-Cuentas claras, amistades largas- pensé-. No vine aquí por gusto, ustedes tampoco. ¿No me creen? Vamos, seamos honestos, es más, hay que charlarlo en el cuarto anexo, a un lado de la cafetera. ¿Qué les parece? No, bueno lo tendré que hacer solo. Cómo es la gente, si tan sólo expresáramos lo que sentimos con sinceridad, el mundo sería un mejor lugar.
Detuve mi pensamiento. Estaba por corregirlo cuando entró el expositor. Lo sentí en su mirada, él era el asesino. Mi asesino. Sus ojos me preguntaban de manera burlona:
-¿Yendo por café tan temprano?
Me hubiera gustado decirle que no era personal, el congreso me parecía soso, no él.
Estaba aterrado, mi sangre corría helada. Busque cualquier gesto para hacer la paz, cualquier escusa para escapar de aquel lugar. No obstante, sus pupilas declararon la guerra que su lengua no pudo dictar. Y yo no tuve opción más que aceptar la pelea y combatirla con dignidad.
Eso era, dignidad. Dignidad y orgullo, no iba a dejar que me asesinara, no iba a perder contra este idiota que no podía ver sin sus gafas, por lo tanto seguí caminando. No tenía opción, sólo un poco hombre volvería atrás. Y justo cuando llegué al pasillo central, el expositor, ordenó la muerte de las luces, mis aliadas. Esto no iba a terminar bonito.

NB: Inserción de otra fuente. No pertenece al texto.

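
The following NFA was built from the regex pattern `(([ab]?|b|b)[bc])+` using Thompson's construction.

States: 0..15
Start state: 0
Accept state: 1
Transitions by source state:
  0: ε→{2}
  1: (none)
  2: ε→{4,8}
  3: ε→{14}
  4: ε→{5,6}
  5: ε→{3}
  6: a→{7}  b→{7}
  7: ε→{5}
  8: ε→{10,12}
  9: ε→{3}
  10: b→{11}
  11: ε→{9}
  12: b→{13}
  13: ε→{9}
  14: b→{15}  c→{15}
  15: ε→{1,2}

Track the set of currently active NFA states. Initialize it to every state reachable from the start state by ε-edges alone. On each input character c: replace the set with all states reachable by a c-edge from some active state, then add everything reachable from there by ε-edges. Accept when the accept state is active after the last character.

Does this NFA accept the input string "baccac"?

start: ε-closure({0}) = {0,2,3,4,5,6,8,10,12,14}
'b' @ 1: {1,2,3,4,5,6,7,8,9,10,11,12,13,14,15}  ✓accept
'a' @ 2: {3,5,7,14}
'c' @ 3: {1,2,3,4,5,6,8,10,12,14,15}  ✓accept
'c' @ 4: {1,2,3,4,5,6,8,10,12,14,15}  ✓accept
'a' @ 5: {3,5,7,14}
'c' @ 6: {1,2,3,4,5,6,8,10,12,14,15}  ✓accept
end set {1,2,3,4,5,6,8,10,12,14,15} — state 1 in

Answer: ACCEPT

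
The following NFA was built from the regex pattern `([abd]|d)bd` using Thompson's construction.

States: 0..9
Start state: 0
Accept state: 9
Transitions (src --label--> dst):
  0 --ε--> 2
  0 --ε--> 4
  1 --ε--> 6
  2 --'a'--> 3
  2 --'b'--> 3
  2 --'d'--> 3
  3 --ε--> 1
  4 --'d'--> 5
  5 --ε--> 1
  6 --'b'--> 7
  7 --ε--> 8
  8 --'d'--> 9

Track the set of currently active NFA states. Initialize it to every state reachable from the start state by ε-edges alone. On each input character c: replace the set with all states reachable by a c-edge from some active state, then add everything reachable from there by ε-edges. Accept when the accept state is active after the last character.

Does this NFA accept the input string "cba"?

start: ε-closure({0}) = {0,2,4}
'c' @ 1: {}  — dead — no transitions
rest 'ba' ignored (set empty)
end set {} — state 9 not in

Answer: REJECT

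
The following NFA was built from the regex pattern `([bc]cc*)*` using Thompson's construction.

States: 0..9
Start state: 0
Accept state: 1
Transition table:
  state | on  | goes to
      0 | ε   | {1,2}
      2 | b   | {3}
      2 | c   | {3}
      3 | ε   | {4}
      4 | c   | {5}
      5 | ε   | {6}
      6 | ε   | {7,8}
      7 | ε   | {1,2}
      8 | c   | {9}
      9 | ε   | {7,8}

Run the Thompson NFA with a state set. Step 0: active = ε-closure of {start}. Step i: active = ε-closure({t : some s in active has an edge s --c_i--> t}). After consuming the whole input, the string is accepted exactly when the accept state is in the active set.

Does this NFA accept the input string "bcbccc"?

Answer: ACCEPT

Trace:
initial (ε-close {0}): {0,1,2}
'b' @ 1: {3,4}
'c' @ 2: {1,2,5,6,7,8}  ✓accept
'b' @ 3: {3,4}
'c' @ 4: {1,2,5,6,7,8}  ✓accept
'c' @ 5: {1,2,3,4,7,8,9}  ✓accept
'c' @ 6: {1,2,3,4,5,6,7,8,9}  ✓accept
final: {1,2,3,4,5,6,7,8,9}; accept 1 in set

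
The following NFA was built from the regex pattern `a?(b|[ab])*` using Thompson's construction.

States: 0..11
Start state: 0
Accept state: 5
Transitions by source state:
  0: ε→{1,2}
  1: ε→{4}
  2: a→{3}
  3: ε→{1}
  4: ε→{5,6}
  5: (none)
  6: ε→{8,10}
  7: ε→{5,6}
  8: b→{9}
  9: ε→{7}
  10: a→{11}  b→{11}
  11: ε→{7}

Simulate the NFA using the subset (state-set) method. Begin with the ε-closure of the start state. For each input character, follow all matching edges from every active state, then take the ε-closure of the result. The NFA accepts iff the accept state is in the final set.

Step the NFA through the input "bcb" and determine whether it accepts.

Answer: REJECT

Trace:
S₀ = ε-closure({0}) = {0,1,2,4,5,6,8,10}
'b' @ 1: {5,6,7,8,9,10,11}  [accepting]
'c' @ 2: {}  — no active states
rest 'b' ignored (set empty)
after full input: {}  (accept=5 not in)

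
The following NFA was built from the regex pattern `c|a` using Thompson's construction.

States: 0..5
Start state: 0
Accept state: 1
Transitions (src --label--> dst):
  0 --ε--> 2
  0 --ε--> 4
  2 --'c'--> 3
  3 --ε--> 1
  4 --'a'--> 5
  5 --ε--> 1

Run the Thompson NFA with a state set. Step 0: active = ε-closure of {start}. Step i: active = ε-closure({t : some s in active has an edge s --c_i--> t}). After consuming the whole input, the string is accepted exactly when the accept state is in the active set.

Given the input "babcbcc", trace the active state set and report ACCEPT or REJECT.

Answer: REJECT

Trace:
start: ε-closure({0}) = {0,2,4}
'b' @ 1: {}  — dead — no transitions
rest 'abcbcc' ignored (set empty)
final: {}; accept 1 not in set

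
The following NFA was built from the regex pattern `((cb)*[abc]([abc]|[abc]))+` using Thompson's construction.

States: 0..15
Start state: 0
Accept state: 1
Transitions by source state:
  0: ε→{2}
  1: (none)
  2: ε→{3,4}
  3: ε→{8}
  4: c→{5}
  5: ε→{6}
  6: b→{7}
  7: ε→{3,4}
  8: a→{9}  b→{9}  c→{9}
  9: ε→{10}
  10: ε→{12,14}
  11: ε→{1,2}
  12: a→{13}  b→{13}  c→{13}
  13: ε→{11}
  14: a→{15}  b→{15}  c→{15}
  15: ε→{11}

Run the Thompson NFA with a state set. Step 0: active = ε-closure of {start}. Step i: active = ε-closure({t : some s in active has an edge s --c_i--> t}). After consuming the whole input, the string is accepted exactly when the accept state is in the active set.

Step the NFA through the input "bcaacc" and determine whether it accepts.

S₀ = ε-closure({0}) = {0,2,3,4,8}
'b' @ 1: {9,10,12,14}
'c' @ 2: {1,2,3,4,8,11,13,15}  ✓accept
'a' @ 3: {9,10,12,14}
'a' @ 4: {1,2,3,4,8,11,13,15}  ✓accept
'c' @ 5: {5,6,9,10,12,14}
'c' @ 6: {1,2,3,4,8,11,13,15}  ✓accept
end set {1,2,3,4,8,11,13,15} — state 1 in

Answer: ACCEPT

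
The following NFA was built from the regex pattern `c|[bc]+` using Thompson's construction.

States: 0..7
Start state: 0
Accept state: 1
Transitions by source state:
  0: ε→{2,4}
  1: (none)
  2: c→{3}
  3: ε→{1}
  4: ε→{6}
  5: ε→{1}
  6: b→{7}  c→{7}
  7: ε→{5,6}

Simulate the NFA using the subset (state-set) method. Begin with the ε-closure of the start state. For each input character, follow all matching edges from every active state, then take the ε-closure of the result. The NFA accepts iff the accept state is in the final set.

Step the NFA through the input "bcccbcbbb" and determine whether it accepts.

Answer: ACCEPT

Steps:
S₀ = ε-closure({0}) = {0,2,4,6}
'b' @ 1: {1,5,6,7}  (accept∈set)
'c' @ 2: {1,5,6,7}  (accept∈set)
'c' @ 3: {1,5,6,7}  (accept∈set)
'c' @ 4: {1,5,6,7}  (accept∈set)
'b' @ 5: {1,5,6,7}  (accept∈set)
'c' @ 6: {1,5,6,7}  (accept∈set)
'b' @ 7: {1,5,6,7}  (accept∈set)
'b' @ 8: {1,5,6,7}  (accept∈set)
'b' @ 9: {1,5,6,7}  (accept∈set)
end set {1,5,6,7} — state 1 in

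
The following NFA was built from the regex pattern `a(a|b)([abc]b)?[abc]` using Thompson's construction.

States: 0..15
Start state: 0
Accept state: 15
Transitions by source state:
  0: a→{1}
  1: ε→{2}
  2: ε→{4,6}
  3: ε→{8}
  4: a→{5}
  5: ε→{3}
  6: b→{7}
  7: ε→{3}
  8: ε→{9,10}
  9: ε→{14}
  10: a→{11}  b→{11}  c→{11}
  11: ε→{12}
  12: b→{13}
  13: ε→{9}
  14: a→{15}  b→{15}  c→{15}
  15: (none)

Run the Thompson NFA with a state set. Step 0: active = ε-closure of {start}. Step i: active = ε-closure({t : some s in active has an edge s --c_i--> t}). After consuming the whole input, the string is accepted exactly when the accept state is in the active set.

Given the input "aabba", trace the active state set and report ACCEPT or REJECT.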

– Hasta la muerte- dije. Y acepté que había perdido la primera batalla.
Volví a mi lugar furioso. El expositor, se introdujo cómo Alonso, y en ese mismo instante alcé la calcomanía con mi nombre al aire, como bandera, como un insulto, la alcé para que viera quien había decidido no ceder a la monotonía. La alcé para que supiera quien era su enemigo.
Alonso me miró asustado, siempre una buena señal. No necesitaba del café, mi corazón latía con fuerza, mi sangre nadaba apresurada, y mis ojos estaban bien abiertos y enfocados.
Acontecieron veinte minutos, y comprendí que había subestimado a este contrincante. Ya había lidiado con varios sacerdotes tediosos, unos cuantos suegros nefastos, pero éste, éste aburría hasta a los muertos, y para aburrir a los muertos, vaya que es una proeza.
Transcurrió la primer hora. Yo sudaba, sus palabras eran veneno, me sofocaban, me hacían perder la conciencia. -Aguanta, no te desesperes- me alentaba-, todavía faltan tres horas para el receso.
-¡Tres horas!- gritó mi conciencia enfadada.
-Sí, tres horas –repuse calmándola.
Acepté que no le podía ganar combatiendo con fuerza bruta, su aburrimiento era formidable a comparación de mi voluntad.
–¡Los bolígrafos!- Recordé casi gritando de la emoción.
Las plumas hicieron su deber por un tiempo, y como mosqueteros rechazaron las palabras tediosas del expositor. Se batieron contra las hojas de mi libreta sin cesar, con sed de creación, y a la vez con todo el propósito de aniquilar cada centímetro del papel.
Alonso, desconcertado por mi táctica de guerrilla, poco honorable pero muy efectiva, decidió contraatacar. Hablo despacio, con palabras confusas acompañadas de pocas expresiones faciales. La presentación perdió toda viveza, teñida solamente por los colores blancos y negros, con una tipografía “Times New Roman”. Entre pausa y pausa, el murmullo de la computadora ametrallaba a mis pobres mosqueteros, que ya habían dejado todo en el campo de batalla.
De vez en cuando un tosido me rescataba, yo ya estaba en retirada, ya había aceptado que no podía combatir a este tipo. Me agarraba de cualquier cosa, de cualquier silla rechinando contra el suelo, de cualquier olor fétido para revivir.
Mi corazón latía con menos fuerza, una hora, sólo faltaba una hora.
-¡Una hora es demasiado! – vociferó mi conciencia.
Lo supe; iba a morir. Mis parpados empezaron a pesar más de lo habitual, deje de enfocar, mi cuello perdió la fuerza, y mis extremidades se asemejaron a los fideos tibios de mi abuela.
Empecé a ver el túnel, la blancura, el paraíso. No. No quería morir. Abrí un ojo, levante mi cabeza, llene mis pulmones de ese aire encerrado, mi visión recuperó su fuerza, intente levantarme, pero mis fideos me traicionaron, y caí al suelo cómo pasta mal hecha.
La gente se levanto a mi alrededor. Prendieron las luces. Alonso detuvo su presentación. Bien, todo se vale en la guerra y el amor. Hasta este tipo de golpes bajos. Alonso enfureció-mejor-, pensé. Mi sangre empezó a hervir, más gente revivió. Le había dado la vuelta a la contienda.